Rich, a 37-year department veteran, said a partisan litmus test in hiring and decision-making has undermined a tradition of nonpartisan professionalism in the division.

"Unfortunately, since this administration took office, that professionalism and nonpartisan commitment to the historic mission of the division has been replaced by unprecedented political decision-making," he told the House Judiciary Committee's subcommittee on the Constitution, civil rights and civil liberties on Thursday.


Another Bush legacy: partial justice, which is no justice at all.

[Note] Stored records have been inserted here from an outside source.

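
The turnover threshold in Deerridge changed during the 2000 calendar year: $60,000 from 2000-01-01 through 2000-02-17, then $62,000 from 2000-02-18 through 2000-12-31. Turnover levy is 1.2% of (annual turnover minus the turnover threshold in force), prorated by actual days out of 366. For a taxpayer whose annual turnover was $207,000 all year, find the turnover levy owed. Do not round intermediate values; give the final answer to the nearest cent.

2000-01-01 to 2000-02-17: 48 days, exemption $60,000 → ($207,000 − $60,000) × 1.2% × 48/366 = $231.3443
2000-02-18 to 2000-12-31: 318 days, exemption $62,000 → ($207,000 − $62,000) × 1.2% × 318/366 = $1,511.8033
Total = $1,743.1475

$1,743.15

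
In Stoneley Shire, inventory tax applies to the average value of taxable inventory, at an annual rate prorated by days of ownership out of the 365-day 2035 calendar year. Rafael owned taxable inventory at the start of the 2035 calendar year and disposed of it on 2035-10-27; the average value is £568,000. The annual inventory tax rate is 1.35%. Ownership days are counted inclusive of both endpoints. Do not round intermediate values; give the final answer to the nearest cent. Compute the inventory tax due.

Days held (2035-01-01 to 2035-10-27): 300 out of 365
Tax = £568,000 × 1.35% × 300/365 = £6,302.4658

£6,302.47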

Let's go back to comments Karl Rove made on March 15 about the U.S. Attorney scandal:

When we came in in 2001, we reviewed all 93 U.S. Attorneys and over the course of time, replaced virtually all of them with appointees by the president… not all: several appointees were involved in high profile cases, important investigations, and as a result, even though they were appointees of the previous administration, we left them in office for, in some instances, years.

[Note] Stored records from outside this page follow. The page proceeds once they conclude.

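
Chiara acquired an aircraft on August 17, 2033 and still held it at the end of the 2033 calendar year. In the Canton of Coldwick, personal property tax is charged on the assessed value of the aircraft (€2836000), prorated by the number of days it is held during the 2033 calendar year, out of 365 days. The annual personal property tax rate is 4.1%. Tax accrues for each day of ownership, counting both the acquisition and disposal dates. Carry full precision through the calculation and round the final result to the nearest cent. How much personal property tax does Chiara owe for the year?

€43643.32

Days held (August 17 – December 31, 2033): 137 out of 365
Tax = €2836000 × 4.1% × 137/365 = €43643.3205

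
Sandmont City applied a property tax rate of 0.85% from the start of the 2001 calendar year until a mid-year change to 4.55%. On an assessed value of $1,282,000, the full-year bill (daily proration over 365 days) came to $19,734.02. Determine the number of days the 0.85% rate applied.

297 days

Let d = days at the first rate; then 365 − d days at the second rate.
$1,282,000 × [0.85%·d + 4.55%·(365−d)] / 365 = $19,734.02
Solving gives d = 297, so the new rate took effect on 25 Oct 2001.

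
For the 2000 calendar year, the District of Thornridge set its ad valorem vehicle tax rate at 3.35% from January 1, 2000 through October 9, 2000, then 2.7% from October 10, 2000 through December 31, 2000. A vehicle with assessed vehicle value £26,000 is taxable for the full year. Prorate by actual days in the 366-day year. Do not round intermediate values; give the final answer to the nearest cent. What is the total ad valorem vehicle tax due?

£832.67

January 1 – October 9, 2000: 283 days at 3.35% → £26,000 × 3.35% × 283/366 = £673.4781
October 10 – December 31, 2000: 83 days at 2.7% → £26,000 × 2.7% × 83/366 = £159.1967
Total = £832.6749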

Let's assume that's true (and I seem to recall that Mary Jo White, in the Southern District of New York, may have been one of those handling several high-profile cases who stayed on for a time after Bush took office). It would certainly be good practice to take into account the status of investigations, especially important high-profile investigations, before potentially disrupting those investigations by replacing a U.S. Attorney.

If the Bush Administration took into account the status of ongoing investigations when removing U.S. Attorneys back in 2001, then surely it continued that practice this time around with the purge of the Gonzales 8, right? After all, Carol Lam's Duke Cunningham investigation, and its spin-off cases, is among the highest-profile congressional corruption investigations since ABSCAM. It is a sprawling probe that led into the CIA and into the congressional appropriations process which was so thoroughly corrupted under Republican rule.

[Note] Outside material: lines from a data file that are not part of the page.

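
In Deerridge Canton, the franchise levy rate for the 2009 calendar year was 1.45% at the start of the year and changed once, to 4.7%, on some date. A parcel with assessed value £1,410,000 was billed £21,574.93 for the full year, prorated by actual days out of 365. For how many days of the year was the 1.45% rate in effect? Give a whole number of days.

356 days

Let d = days at the first rate; then 365 − d days at the second rate.
£1,410,000 × [1.45%·d + 4.7%·(365−d)] / 365 = £21,574.93
Solving gives d = 356, so the new rate took effect on December 23, 2009.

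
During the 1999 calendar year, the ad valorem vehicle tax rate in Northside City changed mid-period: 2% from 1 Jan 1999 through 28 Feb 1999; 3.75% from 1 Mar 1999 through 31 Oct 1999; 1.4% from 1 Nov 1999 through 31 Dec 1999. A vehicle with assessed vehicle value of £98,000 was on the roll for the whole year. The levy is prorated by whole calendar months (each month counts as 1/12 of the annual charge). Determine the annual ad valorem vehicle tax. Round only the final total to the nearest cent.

1 Jan – 28 Feb 1999: 2 months at 2% → £98,000 × 2% × 2/12 = £326.6667
1 Mar – 31 Oct 1999: 8 months at 3.75% → £98,000 × 3.75% × 8/12 = £2,450.0000
1 Nov – 31 Dec 1999: 2 months at 1.4% → £98,000 × 1.4% × 2/12 = £228.6667
Total = £3,005.3333

£3,005.33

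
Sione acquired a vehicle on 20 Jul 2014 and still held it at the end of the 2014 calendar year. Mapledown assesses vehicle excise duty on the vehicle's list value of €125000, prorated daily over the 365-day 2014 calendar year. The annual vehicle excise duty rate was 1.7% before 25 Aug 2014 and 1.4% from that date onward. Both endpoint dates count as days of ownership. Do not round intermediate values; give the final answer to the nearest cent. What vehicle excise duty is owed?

€828.08

20 Jul – 24 Aug 2014: 36 days at 1.7% → €125000 × 1.7% × 36/365 = €209.5890
25 Aug – 31 Dec 2014: 129 days at 1.4% → €125000 × 1.4% × 129/365 = €618.4932
Total = €828.0822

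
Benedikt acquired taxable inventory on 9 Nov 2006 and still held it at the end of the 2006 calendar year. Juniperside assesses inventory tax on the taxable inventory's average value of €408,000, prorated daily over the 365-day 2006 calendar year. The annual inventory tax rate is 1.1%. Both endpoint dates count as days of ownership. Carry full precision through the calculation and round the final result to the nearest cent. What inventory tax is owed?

€651.68

Days held (9 Nov – 31 Dec 2006): 53 out of 365
Tax = €408,000 × 1.1% × 53/365 = €651.6822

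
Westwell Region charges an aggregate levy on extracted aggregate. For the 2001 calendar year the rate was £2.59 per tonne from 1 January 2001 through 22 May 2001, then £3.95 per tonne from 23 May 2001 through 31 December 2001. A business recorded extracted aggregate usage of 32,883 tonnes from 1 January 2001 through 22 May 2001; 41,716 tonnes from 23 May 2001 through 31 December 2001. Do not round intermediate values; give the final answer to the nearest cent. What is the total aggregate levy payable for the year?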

But in the documents released by the Justice Department which I have reviewed, I have not seen any sort of reference to the impact of the dismissals on ongoing investigations. No mention of it being taken into consideration. No sign of internal discussions about ensuring that the continuity of the investigations were maintained. No reference to deliberations over the allocation of manpower and resources. In short, nothing to suggest that disrupting major high-profile investigations was an outcome to be avoided.

In fairness, DOJ would probably have grounds for not releasing to Congress any information pertaining to ongoing criminal investigations, so I would not necessarily expect to see any case-specific discussions in the documents released thus far. But you would expect to see some discussions generally of how to handle the effect of these dismissals on the operations of the department and its U.S. Attorney offices. (For TPM readers still making their way through the latest document dump, please be on the lookout for any such documents.) In contrast, the documents reveal extensive internal discussions of how to manage the political consequences of the dismissals.

Lots of attention has rightly been paid to another dog that did not bark: the lack of a department paper trail for the alleged "performance-related problems" that the officials claim were the basis for the dismissals. But in a scandal where the worst suspicion is that the dismissals were intended to impede ongoing public corruption investigations of Republicans, the absence in the record of any reference to the effect the dismissals might have on those investigations seems like a particularly glaring omission.

On a related note, the fact that Carol Lam was one of the dismissed U.S. Attorneys makes Alberto Gonzales' self-professed distance from the process all the more curious. Might the attorney general not want some input on the dismissal of the prosecutor handling one his department's most important cases? As Chuck Schumer has said, either Gonzales knew about the purge and sanctioned it, which is bad, or he didn't know about it, which is worse.

What is not in the DOJ documents may say as much about this scandal as what is there.